Government sources say more work will need to be done to address the concerns of many central and eastern European nations that their citizens may be discriminated against under the British proposals.
Cameron has promised the British public a referendum on EU membership before the end of 2017, but had hoped to get the vote out of the way by the middle of 2016.
Amid fears the UK’s welfare system is being exploited by people from other EU countries, Cameron is proposing to restrict non-British EU citizens from accessing certain benefits during their first four years in the country.
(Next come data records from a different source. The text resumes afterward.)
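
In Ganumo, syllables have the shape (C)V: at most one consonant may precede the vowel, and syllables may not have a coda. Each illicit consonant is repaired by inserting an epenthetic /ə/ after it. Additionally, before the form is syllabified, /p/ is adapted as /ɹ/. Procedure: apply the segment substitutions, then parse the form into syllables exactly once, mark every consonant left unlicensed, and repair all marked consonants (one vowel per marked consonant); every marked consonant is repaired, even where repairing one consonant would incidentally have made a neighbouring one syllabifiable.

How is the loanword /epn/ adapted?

Substitution: /p/ → /ɹ/, giving /eɹn/.
Syllabifying with onset maximization leaves /ɹ/, /n/ stranded (no codas are permitted; onsets are limited to one consonant).
Epenthesis after each stranded consonant: /ɹ/ → /ɹə/, /n/ → /nə/.

eɹənə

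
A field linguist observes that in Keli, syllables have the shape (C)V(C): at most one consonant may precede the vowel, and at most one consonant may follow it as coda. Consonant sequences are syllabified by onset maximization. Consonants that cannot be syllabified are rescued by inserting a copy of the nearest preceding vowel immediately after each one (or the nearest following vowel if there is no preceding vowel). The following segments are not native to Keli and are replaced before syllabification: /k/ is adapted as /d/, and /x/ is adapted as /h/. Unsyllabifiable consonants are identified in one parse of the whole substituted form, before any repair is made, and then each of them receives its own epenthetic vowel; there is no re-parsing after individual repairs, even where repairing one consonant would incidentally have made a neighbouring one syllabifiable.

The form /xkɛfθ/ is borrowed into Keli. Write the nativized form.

Substitution: /x/ → /h/, /k/ → /d/, giving /hdɛfθ/.
Under (C)V(C), the unsyllabifiable consonants are /h/, /θ/ (at most one coda consonant is licensed; onsets are limited to one consonant).
Inserting the epenthetic vowel yields /h/ → /hɛ/, /θ/ → /θɛ/.

hɛdɛfθɛ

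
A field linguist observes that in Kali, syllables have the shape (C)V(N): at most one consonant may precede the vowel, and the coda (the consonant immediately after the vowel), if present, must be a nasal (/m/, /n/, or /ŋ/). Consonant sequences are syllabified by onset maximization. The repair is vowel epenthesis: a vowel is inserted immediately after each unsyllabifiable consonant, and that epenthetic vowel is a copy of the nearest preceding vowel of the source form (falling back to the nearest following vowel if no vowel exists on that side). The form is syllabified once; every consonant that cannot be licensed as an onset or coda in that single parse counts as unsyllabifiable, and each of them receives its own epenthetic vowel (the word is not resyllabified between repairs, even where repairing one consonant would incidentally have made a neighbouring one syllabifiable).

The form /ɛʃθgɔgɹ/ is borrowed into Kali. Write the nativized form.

Syllabifying with onset maximization leaves /ʃ/, /θ/, /g/, /ɹ/ stranded (only a nasal (/m/, /n/, or /ŋ/) is licensed in coda position; onsets are limited to one consonant).
Each unlicensed consonant becomes the onset of a new syllable: /ʃ/ → /ʃɛ/, /θ/ → /θɛ/, /g/ → /gɔ/, /ɹ/ → /ɹɔ/.

ɛʃɛθɛgɔgɔɹɔ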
In a sign of the concern held by some European countries that their citizens will be discriminated against, Orban told Cameron that Hungarians living and working in the UK were not "migrants" or "parasites" looking to exploit Britain’s welfare system, but members of the common union, who had a right to live and work in the UK.
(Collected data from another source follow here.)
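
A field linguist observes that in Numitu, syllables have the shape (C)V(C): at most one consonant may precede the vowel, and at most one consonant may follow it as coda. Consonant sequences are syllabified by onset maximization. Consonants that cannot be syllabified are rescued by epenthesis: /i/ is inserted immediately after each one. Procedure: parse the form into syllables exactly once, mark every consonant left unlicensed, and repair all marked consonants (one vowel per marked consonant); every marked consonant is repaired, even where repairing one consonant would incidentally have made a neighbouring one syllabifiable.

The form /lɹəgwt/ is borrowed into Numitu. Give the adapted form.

liɹəgwiti

Under (C)V(C), the unsyllabifiable consonants are /l/, /w/, /t/ (at most one coda consonant is licensed; onsets are limited to one consonant).
Inserting the epenthetic vowel yields /l/ → /li/, /w/ → /wi/, /t/ → /ti/.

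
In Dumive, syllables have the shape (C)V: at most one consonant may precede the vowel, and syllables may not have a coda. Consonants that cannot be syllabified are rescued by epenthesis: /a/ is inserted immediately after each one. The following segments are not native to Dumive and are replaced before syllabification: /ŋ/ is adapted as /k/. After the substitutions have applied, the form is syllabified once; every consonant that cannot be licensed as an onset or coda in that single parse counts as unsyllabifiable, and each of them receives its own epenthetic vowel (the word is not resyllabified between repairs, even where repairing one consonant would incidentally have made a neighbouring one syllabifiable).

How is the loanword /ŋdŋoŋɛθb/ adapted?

Substitution: /ŋ/ → /k/, giving /kdkokɛθb/.
The consonants /k/, /d/, /θ/, /b/ cannot be parsed into a legal (C)V syllable (no codas are permitted; onsets are limited to one consonant).
Epenthesis after each stranded consonant: /k/ → /ka/, /d/ → /da/, /θ/ → /θa/, /b/ → /ba/.

kadakokɛθaba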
Summer to Provide More Challenges
As a result, reports have suggested Cameron’s best chance to close a deal on his EU reform proposals is during the EU leaders’ summit in mid-March.
Given that 16 weeks is needed between the end of negotiations and the referendum to pass certain forms of legislation, some have suggested July could be a possible referendum date, providing a deal is agreed upon in March.
However given British school holidays take up a large slice of July and August, many say September is the only realistic option.
Some have expressed fears that a September date may also cause concern for those wanting Britain to remain in the EU, particularly if another refugee crisis erupts in the European summer, as it may stir up more anti-EU sentiment.
By leaving the EU we can become a self-governing, independent nation. That's why this referendum is so important. https://t.co/GPegICRtXr— Nigel Farage (@Nigel_Farage) January 5, 2016
Despite receiving encouragement from Dutch and German officials about the prospect of striking a deal on the contentious benefit reforms, it would appear Britain still has a lot of work to do to come to an agreement that would please EU member states and Euroskeptic elements in the UK.
Critics have accused Cameron of watering down the UK’s demands, saying that regardless of what deal is eventually agreed up, it will not be enough to justify remaining in the EU.